Une manière de faire qui enrichit constamment l’expérience, et qui surtout réussit à ne pas créer une sensation d’impatience, ni de frustration. Car oui, si le jeu propose de nombreuses mécaniques, il ne s’attarde jamais trop longuement dessus. Cette manière de faire a des qualités, par exemple, le joueur qui fait face à une phase qui lui plaît moins sait qu’elle ne durera pas longtemps avant de passer à autre chose. 

La multiplication de gameplay et de mécaniques peut cependant être à double tranchant : faire beaucoup de choses, mais ne pas les faire bien, ça ne sert à rien. Mais jamais en jouant à Split Fiction je n’ai été confronté a des phases pas très réussies, mal intégrées ou tout simplement pas agréables à jouer. Au pire, les phases sont correctes, au mieux, elles sont superbes. Hazelight parvient à maintenir une constante de qualité tout au long de son récit, et c’est à souligner. Même après It Takes Two, je n’ai pas à un seul moment eu la sensation de jouer à une redite du précédent. 

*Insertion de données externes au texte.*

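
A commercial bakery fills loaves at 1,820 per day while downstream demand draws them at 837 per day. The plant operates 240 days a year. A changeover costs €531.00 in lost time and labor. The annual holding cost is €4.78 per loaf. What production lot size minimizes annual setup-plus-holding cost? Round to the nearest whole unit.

Q* ≈ 9,090 loaves

Annual demand D = 837 × 240 = 200,880.
Production build-up factor (1 − d/p) = 1 − 837/1,820 = 0.5401.
Q* = √(2DS / (H(1 − d/p))) = √(2 × 200,880 × 531 / (4.78 × 0.5401)).
= √(213,334,560 / 2.5817) ≈ 9090.245.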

Il faut noter aussi les efforts de mise en scène, entre l’écran qui passe en splité à deux à un seul écran. Les transitions sont toujours d’une finesse, et le jeu parvient à garder un rythme dans les moments intenses qui peuvent alterner les différents plans de caméra. Le jeu se permet aussi d’être rejouable, si vous incarnez Mio ou Zoé, une seconde partie avec un autre personnage se vivra différemment, les personnages ayant toujours des pouvoirs différents ! 

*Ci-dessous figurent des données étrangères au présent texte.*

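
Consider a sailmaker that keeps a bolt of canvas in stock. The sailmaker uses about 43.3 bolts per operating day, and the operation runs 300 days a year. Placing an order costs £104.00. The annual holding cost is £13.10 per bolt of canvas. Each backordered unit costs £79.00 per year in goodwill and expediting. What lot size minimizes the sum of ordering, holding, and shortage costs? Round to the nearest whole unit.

Q* ≈ 490 bolts

Annual demand D = 43.3 × 300 = 12,990.
With planned backorders, Q* = √(2DS/H) · √((H+B)/B).
√(2DS/H) = √(2 × 12,990 × 104 / 13.1) = 454.151.
√((H+B)/B) = √((13.1+79)/79) = 1.0797.
Q* ≈ 490.362.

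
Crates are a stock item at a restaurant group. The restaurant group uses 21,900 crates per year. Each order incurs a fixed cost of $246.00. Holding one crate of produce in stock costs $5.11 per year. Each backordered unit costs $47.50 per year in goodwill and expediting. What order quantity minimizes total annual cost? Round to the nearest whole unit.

With planned backorders, Q* = √(2DS/H) · √((H+B)/B).
√(2DS/H) = √(2 × 21,900 × 246 / 5.11) = 1452.092.
√((H+B)/B) = √((5.11+47.5)/47.5) = 1.0524.
Q* ≈ 1528.205.

Q* ≈ 1,528 crates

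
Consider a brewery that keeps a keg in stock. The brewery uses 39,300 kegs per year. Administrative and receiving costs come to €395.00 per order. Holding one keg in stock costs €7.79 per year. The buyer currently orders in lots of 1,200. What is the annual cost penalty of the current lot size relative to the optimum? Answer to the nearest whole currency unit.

Extra cost ≈ €2,059 per year

EOQ = √(2DS/H) = √(2 × 39,300 × 395 / 7.79) ≈ 1996.37.
Cost at Q* = (D/Q*)S + (Q*/2)H = √(2DSH) ≈ €15,551.72.
Cost at Q = 1,200: (39,300/1,200)×395 + (1,200/2)×7.79 = €12,936.25 + €4,674.00 = €17,610.25.
Excess = €17,610.25 − €15,551.72 = €2,058.53.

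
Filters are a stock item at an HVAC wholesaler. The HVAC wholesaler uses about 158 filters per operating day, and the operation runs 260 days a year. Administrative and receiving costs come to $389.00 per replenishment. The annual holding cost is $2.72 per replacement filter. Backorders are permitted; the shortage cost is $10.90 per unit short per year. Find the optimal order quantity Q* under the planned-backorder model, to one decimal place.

Annual demand D = 158 × 260 = 41,080.
With planned backorders, Q* = √(2DS/H) · √((H+B)/B).
√(2DS/H) = √(2 × 41,080 × 389 / 2.72) = 3427.840.
√((H+B)/B) = √((2.72+10.9)/10.9) = 1.1178.
Q* ≈ 3831.739.

Q* ≈ 3,831.7 filters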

Une technique qui ne gâche pas le tableau

Split Fiction est un excellent jeu vidéo, on n’en doute plus. Mais les sept dernières années qui se sont écoulées ont vu les rédacteurs et rédactrices de Switch-Actu régulièrement pester contre les qualités techniques des portages Switch de jeu tiers. La Switch 2 étant enfin là, et Split Fiction étant un fer de lance du lancement, il permet d’établir un premier bilan de ce que la machine de Nintendo a dans le ventre. 

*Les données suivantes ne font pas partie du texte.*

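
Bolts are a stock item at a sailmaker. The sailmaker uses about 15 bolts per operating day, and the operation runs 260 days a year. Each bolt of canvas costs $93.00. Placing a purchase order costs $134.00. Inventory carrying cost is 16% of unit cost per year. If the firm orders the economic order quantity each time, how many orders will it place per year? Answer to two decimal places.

Annual demand D = 15 × 260 = 3,900.
Holding cost H = 0.16 × $93.00 = $14.8800 per unit per year.
EOQ = √(2DS/H) = √(2 × 3,900 × 134 / 14.88) ≈ 265.03.
Orders per year = D / Q* = 3,900 / 265.03 ≈ 14.715.

N ≈ 14.72 orders per year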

Autant vous le dire : si la version Switch 2 de Split Fiction n’est pas du tout la meilleure (y’avait un doute ?), elle tient largement la comparaison. Ayant joué à la version PS5, on remarque bien sûr que le framerate est divisé par deux, pour profiter d’un 30 images par secondes stables. On peut noter aussi que les textures ne sont pas aussi détaillées, un peu moins de détails par moment sur les cheveux des protagonistes. Mais globalement, le portage est solide, très solide, si bien que je n’ai eu a aucun moment l’impression de jouer à une sous-version. À noter quelques baisses de framerate sur une fin de chapitre en mode portable, sans pour autant avoir d’impacts négatifs sur le gameplay. Split Fiction fait partie de ces jeux de lancements qui glissent une note d’espoir sur l’avenir de la console avec les éditeurs tiers. On notera que le jeu pèse lourd, plus de 70 Go de mémoire seront requis, que c’est un code de téléchargement en version « physique » et qu’il n’a sûrement pas bénéficié d’une attention vraiment minutieuse pour être parfaitement optimisé. 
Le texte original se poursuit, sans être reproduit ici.